Une nouvelle tempête politique secoue l’Assemblée Nationale Congolaise. Ce Lundi 13 Avril, l’honorable Yangotikala Senga Lady a déposé une motion de défiance visant le Vice-Premier ministre, ministre de l’Intérieur, Jacquemin Shabani. En toile de fond : une insécurité persistante dénoncée sur l’ensemble du territoire national, avec un accent particulier sur la ville-province de Kinshasa.
Une procédure encadrée par la loi
Conformément au règlement intérieur de l’Assemblée Nationale, notamment l’article 235, plusieurs conditions strictes régissent cette démarche parlementaire.
D’abord, l’alinéa 5 précise que la motion de défiance n’est recevable que si elle est soutenue par au moins un dixième des députés nationaux.

Ce seuil garantit que l’initiative repose sur un appui parlementaire significatif.
Ensuite, l’alinéa 6 impose un délai de 48 heures entre le dépôt de la motion et son examen en plénière.
Ce temps permet aux élus d’analyser les griefs formulés contre le membre du Gouvernement concerné.
Enfin, l’alinéa 7 stipule que la motion ne peut être adoptée qu’à la majorité absolue des membres de l’Assemblée Nationale, une exigence qui renforce la légitimité d’une éventuelle décision.
Une issue sans équivoque en cas d’adoption
L’article 236, en son alinéa 2, est tout aussi clair : lorsqu’une motion de défiance est adoptée, le membre du Gouvernement visé est réputé démissionnaire. La décision devient alors contraignante, entraînant automatiquement son départ du Gouvernement après transmission officielle aux autorités compétentes.
Une critique récurrente au sein de l’UDPS
Cette motion intervient dans un contexte politique délicat pour l’Union pour la Démocratie et le Progrès Social (UDPS). Jacquemin Shabani lukoo devient ainsi le troisième ministre de l’Intérieur issu de ce parti après Daniel Aselo, Peter Kazadi, à être jugé en deçà des attentes populaires, particulièrement sur la question cruciale de la sécurité intérieure.
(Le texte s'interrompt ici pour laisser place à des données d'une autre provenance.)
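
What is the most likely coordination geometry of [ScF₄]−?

tetrahedral

Summing ligand charges against the −1 overall charge gives an oxidation state of +3 for scandium.
Sc sits in group 3, so the d-electron count is 3 − 3 = 0.
With 4 monodentate ligands the coordination number is 4.
A d⁰ ion has no crystal-field stabilisation preference between square planar and tetrahedral, so four ligands adopt the sterically favoured tetrahedral geometry.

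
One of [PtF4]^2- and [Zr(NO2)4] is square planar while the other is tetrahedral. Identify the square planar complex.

[PtF4]^2-

For [PtF4]^2-: Summing ligand charges against the −2 overall charge gives an oxidation state of +2 for platinum. Platinum is a group-10 element; Pt(II) is therefore d⁸. A 5d d⁸ ion has a large crystal-field splitting; square planar leaves the high-energy d_{x²−y²} orbital empty and maximises CFSE. → square planar.
For [Zr(NO2)4]: Summing ligand charges against the 0 overall charge gives an oxidation state of +4 for zirconium. Group 4 minus oxidation state 4 gives a d⁰ configuration. A d⁰ ion has no crystal-field stabilisation preference between square planar and tetrahedral, so four ligands adopt the sterically favoured tetrahedral geometry. → tetrahedral.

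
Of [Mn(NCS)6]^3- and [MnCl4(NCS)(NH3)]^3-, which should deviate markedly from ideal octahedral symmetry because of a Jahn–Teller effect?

[Mn(NCS)6]^3-

[Mn(NCS)6]^3-: Each isothiocyanate is −1; balancing the −3 overall charge requires Mn(III). Group 7 minus oxidation state 3 gives a d⁴ configuration. Isothiocyanate is a weak-field ligand for a first-row metal, so the complex is high-spin. The t₂g³e_g¹ (high-spin) configuration has an unevenly filled e_g set; the Jahn–Teller theorem predicts a tetragonal distortion (typically axial elongation) to lift the degeneracy.
[MnCl4(NCS)(NH3)]^3-: Summing ligand charges against the −3 overall charge gives an oxidation state of +2 for manganese. Manganese is a group-7 element; Mn(II) is therefore d⁵. Chloride and isothiocyanate are weak-field ligands for a first-row metal, so the complex is high-spin. The d⁵ configuration leaves the e_g set evenly filled (or empty) — no strong Jahn–Teller driving force.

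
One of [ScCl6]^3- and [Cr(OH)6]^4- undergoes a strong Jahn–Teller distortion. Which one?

[Cr(OH)6]^4-

[ScCl6]^3-: Ligand charges: each chloride is −1. With an overall charge of −3 the scandium centre must be in the +3 oxidation state. Scandium is a group-3 element; Sc(III) is therefore d⁰. The d⁰ configuration leaves the e_g set evenly filled (or empty) — no strong Jahn–Teller driving force.
[Cr(OH)6]^4-: Each hydroxide is −1; balancing the −4 overall charge requires Cr(II). Cr sits in group 6, so the d-electron count is 6 − 2 = 4. Hydroxide is a weak-field ligand for a first-row metal, so the complex is high-spin. The t₂g³e_g¹ (high-spin) configuration has an unevenly filled e_g set; the Jahn–Teller theorem predicts a tetragonal distortion (typically axial elongation) to lift the degeneracy.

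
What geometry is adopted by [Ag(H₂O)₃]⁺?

Water is neutral; balancing the +1 overall charge requires Ag(I).
Ag sits in group 11, so the d-electron count is 11 − 1 = 10.
Coordination number: 3.
Three ligands around a d¹⁰ centre minimise repulsion in a trigonal-planar arrangement.

trigonal planar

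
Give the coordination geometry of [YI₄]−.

Each iodide is −1; balancing the −1 overall charge requires Y(III).
Group 3 minus oxidation state 3 gives a d⁰ configuration.
Coordination number: 4.
A d⁰ ion has no crystal-field stabilisation preference between square planar and tetrahedral, so four ligands adopt the sterically favoured tetrahedral geometry.

tetrahedral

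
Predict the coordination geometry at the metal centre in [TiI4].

Summing ligand charges against the 0 overall charge gives an oxidation state of +4 for titanium.
Group 4 minus oxidation state 4 gives a d⁰ configuration.
With 4 monodentate ligands the coordination number is 4.
A d⁰ ion has no crystal-field stabilisation preference between square planar and tetrahedral, so four ligands adopt the sterically favoured tetrahedral geometry.

tetrahedral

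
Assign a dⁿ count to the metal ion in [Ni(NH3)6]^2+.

Ligand charges: ammonia is neutral. With an overall charge of +2 the nickel centre must be in the +2 oxidation state.
Group 10 minus oxidation state 2 gives a d⁸ configuration.

d⁸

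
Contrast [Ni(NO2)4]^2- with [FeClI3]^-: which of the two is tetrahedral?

[FeClI3]^-

For [Ni(NO2)4]^2-: Summing ligand charges against the −2 overall charge gives an oxidation state of +2 for nickel. Group 10 minus oxidation state 2 gives a d⁸ configuration. Nitro (N-bound nitrite) is a strong-field ligand (high in the spectrochemical series). A 3d d⁸ ion with strong-field ligands gains enough CFSE to favour square planar over tetrahedral. → square planar.
For [FeClI3]^-: Ligand charges: each chloride is −1; each iodide is −1. With an overall charge of −1 the iron centre must be in the +3 oxidation state. Group 8 minus oxidation state 3 gives a d⁵ configuration. A high-spin d⁵ ion has zero CFSE in either geometry, so four ligands adopt the sterically favoured tetrahedral geometry. → tetrahedral.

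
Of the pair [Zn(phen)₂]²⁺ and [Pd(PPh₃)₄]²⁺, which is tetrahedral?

[Zn(phen)₂]²⁺

For [Zn(phen)₂]²⁺: Ligand charges: 1,10-phenanthroline is neutral. With an overall charge of +2 the zinc centre must be in the +2 oxidation state. Zn sits in group 12, so the d-electron count is 12 − 2 = 10. A d¹⁰ ion has no crystal-field stabilisation preference between square planar and tetrahedral, so four ligands adopt the sterically favoured tetrahedral geometry. → tetrahedral.
For [Pd(PPh₃)₄]²⁺: Summing ligand charges against the +2 overall charge gives an oxidation state of +2 for palladium. Group 10 minus oxidation state 2 gives a d⁸ configuration. A 4d d⁸ ion has a large crystal-field splitting; square planar leaves the high-energy d_{x²−y²} orbital empty and maximises CFSE. → square planar.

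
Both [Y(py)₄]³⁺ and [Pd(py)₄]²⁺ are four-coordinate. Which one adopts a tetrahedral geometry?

[Y(py)₄]³⁺

For [Y(py)₄]³⁺: Pyridine is neutral; balancing the +3 overall charge requires Y(III). Group 3 minus oxidation state 3 gives a d⁰ configuration. A d⁰ ion has no crystal-field stabilisation preference between square planar and tetrahedral, so four ligands adopt the sterically favoured tetrahedral geometry. → tetrahedral.
For [Pd(py)₄]²⁺: Pyridine is neutral; balancing the +2 overall charge requires Pd(II). Group 10 minus oxidation state 2 gives a d⁸ configuration. A 4d d⁸ ion has a large crystal-field splitting; square planar leaves the high-energy d_{x²−y²} orbital empty and maximises CFSE. → square planar.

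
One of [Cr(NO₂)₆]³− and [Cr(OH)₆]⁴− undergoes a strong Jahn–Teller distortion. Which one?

[Cr(OH)₆]⁴−

[Cr(NO₂)₆]³−: Ligand charges: each nitro (N-bound nitrite) is −1. With an overall charge of −3 the chromium centre must be in the +3 oxidation state. Chromium is a group-6 element; Cr(III) is therefore d³. The d³ configuration leaves the e_g set evenly filled (or empty) — no strong Jahn–Teller driving force.
[Cr(OH)₆]⁴−: Summing ligand charges against the −4 overall charge gives an oxidation state of +2 for chromium. Group 6 minus oxidation state 2 gives a d⁴ configuration. Hydroxide is a weak-field ligand for a first-row metal, so the complex is high-spin. The t₂g³e_g¹ (high-spin) configuration has an unevenly filled e_g set; the Jahn–Teller theorem predicts a tetragonal distortion (typically axial elongation) to lift the degeneracy.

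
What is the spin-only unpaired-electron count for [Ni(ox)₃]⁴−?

Each oxalate is −2; balancing the −4 overall charge requires Ni(II).
Nickel is a group-10 element; Ni(II) is therefore d⁸.
Counting donor atoms: 3×oxalate (bidentate) → 6 donors. Coordination number = 6.
In an octahedral field the d⁸ configuration is t₂g⁶e_g² (only one arrangement possible), giving 2 unpaired electrons.

2 unpaired electrons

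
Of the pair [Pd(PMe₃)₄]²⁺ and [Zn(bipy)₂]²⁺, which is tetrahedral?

For [Pd(PMe₃)₄]²⁺: Summing ligand charges against the +2 overall charge gives an oxidation state of +2 for palladium. Group 10 minus oxidation state 2 gives a d⁸ configuration. A 4d d⁸ ion has a large crystal-field splitting; square planar leaves the high-energy d_{x²−y²} orbital empty and maximises CFSE. → square planar.
For [Zn(bipy)₂]²⁺: Summing ligand charges against the +2 overall charge gives an oxidation state of +2 for zinc. Zn sits in group 12, so the d-electron count is 12 − 2 = 10. A d¹⁰ ion has no crystal-field stabilisation preference between square planar and tetrahedral, so four ligands adopt the sterically favoured tetrahedral geometry. → tetrahedral.

[Zn(bipy)₂]²⁺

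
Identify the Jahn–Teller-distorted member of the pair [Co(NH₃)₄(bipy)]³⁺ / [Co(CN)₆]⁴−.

[Co(CN)₆]⁴−

[Co(NH₃)₄(bipy)]³⁺: Ammonia is neutral; 2,2′-bipyridine is neutral; balancing the +3 overall charge requires Co(III). Cobalt is a group-9 element; Co(III) is therefore d⁶. Co(III) has an exceptionally large octahedral splitting and is low-spin with essentially every ligand except fluoride. The d⁶ configuration leaves the e_g set evenly filled (or empty) — no strong Jahn–Teller driving force.
[Co(CN)₆]⁴−: Summing ligand charges against the −4 overall charge gives an oxidation state of +2 for cobalt. Cobalt is a group-9 element; Co(II) is therefore d⁷. Cyanide is a strong-field ligand (high in the spectrochemical series) for a first-row metal, so the complex is low-spin. The t₂g⁶e_g¹ (low-spin) configuration has an unevenly filled e_g set; the Jahn–Teller theorem predicts a tetragonal distortion (typically axial elongation) to lift the degeneracy.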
Pourtant, l’UDPS s’était dotée, bien avant son accession au pouvoir, d’un cadre stratégique ambitieux impulsé par Étienne Tshisekedi wa Mulumba, avec un ambitieux programme appelé ” le Programme de Gouvernance de l’Udps” . Ce programme, conçu comme une véritable boussole de gouvernance, visait à éviter toute improvisation une fois aux affaires.
Élaboré avec la contribution de figures clés telles que Valentin Mubake et feu Justin Koni, qui l’a magistralement bouclé, ce projet incarnait une vision structurée et anticipative de l’exercice du pouvoir. D’où est passé ce boussole ?
Entre promesses et réalités
Aujourd’hui, le contraste entre cette vision initiale et la situation sécuritaire actuelle alimente le débat public et parlementaire. La motion déposée pourrait ainsi constituer un tournant, non seulement pour Jacquemin Shabani, mais aussi pour la crédibilité de l’action gouvernementale en matière de sécurité.
Le compte à rebours est désormais lancé : dans les prochaines 48 heures, l’Assemblée Nationale devra trancher. Une décision attendue, tant par la classe politique que par une population en quête de réponses concrètes face à l’insécurité grandissante.